Historically, Sweden, Norway and Finland alone in Europe never developed Feudalism (Denmark was closer to continental Europe). The Nordic nobility was a small share of the population and not as powerful as the nobility in continental Europe, though still influential. The upper class in Sweden today consists of the nobility and of wealthy bourgeoisie families that socially merged with them. Wealthy bourgeois families live in the same neighborhoods and have adopted similar behavior and identity as the nobility. Despite long Social Democratic dominance they remain a coherent social group, with a distinct and recognizable accent, way of dressing, values etc.
Belonging to the upper-class is not defined merely by wealth, depending more on blood. Just as in historical times, a Nouveau riche member of the middle class will not automatically be accepted as a member of the upper-classes, unless they actively adapt their behavior and are accepted by the upper-classes socially.
The upper classes in Sweden retain a disproportional hold on wealth and power. The formal nobility in Sweden constitutes around 0.2% of the population. A couple of years ago I looked through the list of the wealthiest Swedes. Fully 10% of the richest Swedes are members of the nobility. By contrast not a single one of the richest Swedes was a non-European immigrant. Of Sweden’s prime-ministers Sweden during the modern era 20% belonged to the nobility.

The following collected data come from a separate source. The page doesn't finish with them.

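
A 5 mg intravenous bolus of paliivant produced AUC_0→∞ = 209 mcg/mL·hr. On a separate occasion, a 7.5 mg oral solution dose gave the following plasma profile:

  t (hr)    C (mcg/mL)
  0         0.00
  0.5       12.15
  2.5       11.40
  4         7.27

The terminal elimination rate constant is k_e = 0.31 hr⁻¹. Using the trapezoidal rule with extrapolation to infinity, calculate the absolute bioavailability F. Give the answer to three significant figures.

Trapezoidal AUC_0→4 (oral solution):
  [0→0.5]: (0.00+12.15)/2 × 0.5 = 3.0375
  [0.5→2.5]: (12.15+11.40)/2 × 2 = 23.55
  [2.5→4]: (11.40+7.27)/2 × 1.5 = 14.0025
  Sum = 40.59 mcg/mL·hr
Tail: C_last/k_e = 7.27/0.31 = 23.452
AUC_0→∞ (oral solution) = 40.59 + 23.452 = 64.042 mcg/mL·hr
F = (AUC_ev/D_ev)/(AUC_iv/D_iv) = (64.042/7.5)/(209/5) = 8.53893/41.8 = 0.2043

F = 0.204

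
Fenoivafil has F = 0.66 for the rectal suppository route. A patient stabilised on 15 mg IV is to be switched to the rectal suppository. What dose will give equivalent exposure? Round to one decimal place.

D_rectal = 22.7 mg

For equal systemic exposure: F × D_ev = D_iv
D_ev = D_iv / F = 15 / 0.66 = 22.7273 mg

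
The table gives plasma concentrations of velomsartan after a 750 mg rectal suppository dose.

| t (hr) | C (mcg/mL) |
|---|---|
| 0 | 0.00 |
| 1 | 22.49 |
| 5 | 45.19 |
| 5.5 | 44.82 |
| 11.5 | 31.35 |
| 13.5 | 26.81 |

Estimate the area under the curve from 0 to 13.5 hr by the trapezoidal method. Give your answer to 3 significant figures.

AUC = 456 mcg/mL·hr

Trapezoidal AUC_0→13.5:
  [0→1]: (0.00+22.49)/2 × 1 = 11.245
  [1→5]: (22.49+45.19)/2 × 4 = 135.36
  [5→5.5]: (45.19+44.82)/2 × 0.5 = 22.5025
  [5.5→11.5]: (44.82+31.35)/2 × 6 = 228.51
  [11.5→13.5]: (31.35+26.81)/2 × 2 = 58.16
  Sum = 455.7775 mcg/mL·hr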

Sweden is known for income equality. Increasingly, studies also point to Sweden as a country characterized by high intergenerational mobility of income. Income-distribution and wealth distribution are however not the same thing. What some may not know is that wealth-inequality is relatively high in Sweden. The top one percent own around 35% of wealth in the United States. In Sweden, because of extensive tax evasion, the number is harder to calculate. When including estimates of wealth held outside of Sweden, Roine and Waldenström estimate that the top one percent richest Swedes own 25-40% of total wealth, not far from American inequality levels, and increasing more rapidly.
At the same time, the intergenerational mobility of top wealth is chokingly low. A recent studyfound that a astonishing 80-90% of inequality of top wealth is transmitted to the next generation in Sweden!

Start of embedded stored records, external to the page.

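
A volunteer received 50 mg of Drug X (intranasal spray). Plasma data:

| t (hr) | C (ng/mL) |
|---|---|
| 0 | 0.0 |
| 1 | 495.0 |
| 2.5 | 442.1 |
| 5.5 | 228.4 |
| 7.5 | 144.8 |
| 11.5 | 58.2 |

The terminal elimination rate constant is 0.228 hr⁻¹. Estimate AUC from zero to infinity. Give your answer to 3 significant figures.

Trapezoidal AUC_0→11.5:
  [0→1]: (0.0+495.0)/2 × 1 = 247.5
  [1→2.5]: (495.0+442.1)/2 × 1.5 = 702.825
  [2.5→5.5]: (442.1+228.4)/2 × 3 = 1005.75
  [5.5→7.5]: (228.4+144.8)/2 × 2 = 373.2
  [7.5→11.5]: (144.8+58.2)/2 × 4 = 406.0
  Sum = 2735.275 ng/mL·hr
Extrapolated tail: C_last / k_e = 58.2 / 0.228 = 255.263
AUC_0→∞ = 2735.275 + 255.263 = 2990.538 ng/mL·hr

AUC = 2990 ng/mL·hr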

According to one studythe share of the richest Swedes who inherited their wealth is around, 2/3 with 1/3 being entrepreneurs, while in the United States it was the opposite, with 1/3 of the wealthiest inherited their wealth while around 2/3 are entrepreneurs.
Thus while the Swedish middle class is large and has a compressed earning distribution, at the very top you have a small number of aristocratic families controlling much of the wealth. Mobility into this group is rare, probably rares than it is in the United States. One reason are stronger informal class-barriers, merely earning wealth is not enough to be accepted a member of the aristocratic upper-class. Another more interesting reason may be the unintended effect of welfare-state economic policies.
During the era of Social Democratic dominance, they wondered how to deal with wealth inequality. The dilemma facing the Social Democrats was this: The upper-class business families did a very good job managing Swedish export industry, the key to Sweden’s wealth. This is especially true for the Wallenberg family, the leading industrial family in Sweden, controlling amongst others ABB, Ericsson, Electrolux, Atlas Copco, SKF, AstraZeneca and Saab and doing an excellent job.
The Social Democrats decided to accept the unequal distribution of assets, but simply make these assets worth less using punitive high tax rates. Because of high inflation capital taxes were often 80-100%.
The upper-class families still owned most of private industry, but because of taxes those assets were simply not worth much. Paradoxically the high taxes and capital regulations which prevented foreign investments seem to have helped freeze the asset distribution into place, with the share of wealth owned by the rich being fairly constant between 1970 to the 1990s.